Há uns meses, o PÚBLICO reuniu dez livros numa colecção a
que chamou “Censura no Feminino”, e, como se prenuncia, os livros foram
escritos por mulheres e reprovados pela “Censura” (não é por respeito, a maiúscula),
que os considerou, alguns, chocantes, outros, pornográficos, imorais e demais eteceteras
atentatórios da moral e dos bons costumes da época.

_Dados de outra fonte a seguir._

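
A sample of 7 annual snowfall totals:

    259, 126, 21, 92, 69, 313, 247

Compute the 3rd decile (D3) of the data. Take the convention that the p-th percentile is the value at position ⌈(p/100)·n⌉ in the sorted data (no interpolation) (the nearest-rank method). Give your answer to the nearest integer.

Sorted: 21, 69, 92, 126, 247, 259, 313.
n = 7.
Position = ⌈30/100 · 7⌉ = ⌈2.1⌉ = 3.
The value at rank 3 is 92.

92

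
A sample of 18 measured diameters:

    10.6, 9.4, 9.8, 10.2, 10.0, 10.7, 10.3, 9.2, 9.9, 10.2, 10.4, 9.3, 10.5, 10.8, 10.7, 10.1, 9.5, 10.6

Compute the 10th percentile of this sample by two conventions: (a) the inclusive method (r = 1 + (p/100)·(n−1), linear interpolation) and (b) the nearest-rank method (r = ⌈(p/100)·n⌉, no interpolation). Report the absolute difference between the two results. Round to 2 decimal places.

Sorted: 9.2, 9.3, 9.4, 9.5, 9.8, 9.9, 10.0, 10.1, 10.2, 10.2, 10.3, 10.4, 10.5, 10.6, 10.6, 10.7, 10.7, 10.8.
n = 18.
(a) r = 2.7; between ranks 2 (9.3) and 3 (9.4): 9.37.
(b) the nearest-rank method: rank 2 → 9.3.
|9.37 − 9.3| = 0.07.

0.07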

Comecei pelo “Ida e volta duma caixa de cigarros”, de
Maria Archer. Como sou curiosa em doses aceitáveis e bastante insensível às
ameaças disso a que chamam spoiler pelo poder que tem, também dizem, de desmanchar
certos prazeres, saltei imediatamente para as páginas que a informação
do respectivo processo denuncia como impróprias: “A Censura intervém,
requesita um exemplar e verificando que nas duas primeiras novelas de carácter
acentuadamente erótico, a autora compraz-se na volupia do promenor sensual, que
parece ser o único objectivo proíbe o livro e pede á Polícia a sua apreensão”.
Uma delícia.
Na página 18 – a primeira das malditas – há tantos
daqueles promenores que não imagino qual o mais culpado. Gosto de "Manuel não
colhia ennebriamento ou ilusão do corpo que ia desvendando. O seio dela,
redondo e firme, era clamor de triunfo, euritmia, que êle olhava como a um
outro peito qualquer. Embotara o poder de admirar; a beleza apenas servia a
acelerar-lhe o ritmo do desejo bruto, animal, que quere, que exige, e que, como
a labareda, se extingue em cinzas e nada", mas, este trecho alonga-se pela
página 19 e essa não merece reparo, pelo que, me parece que o considerado mais indecente terá
sido aquele que o precede, "Momentos depois, êle vergava-a sobre as costas
do divan e beijava-a no peito. Mão experiente tacteou-lhe o vestido. Marietta
deixou-o prosseguir. Êle continuou o seu manejo; era hábil, estava afeito,
dispunha de uma longa prática. O hábito, com o seu cortejo de indiferença e
tranquilidade, transparecia-lhe nos modos".
Estou tão longe da perseguição absurda sofrida por estas mulheres que não sei se lamentá-las pelo destino ou invejá-las pela ousadia. Por acaso sei. Nem sempre é uma coisa feia, a inveja.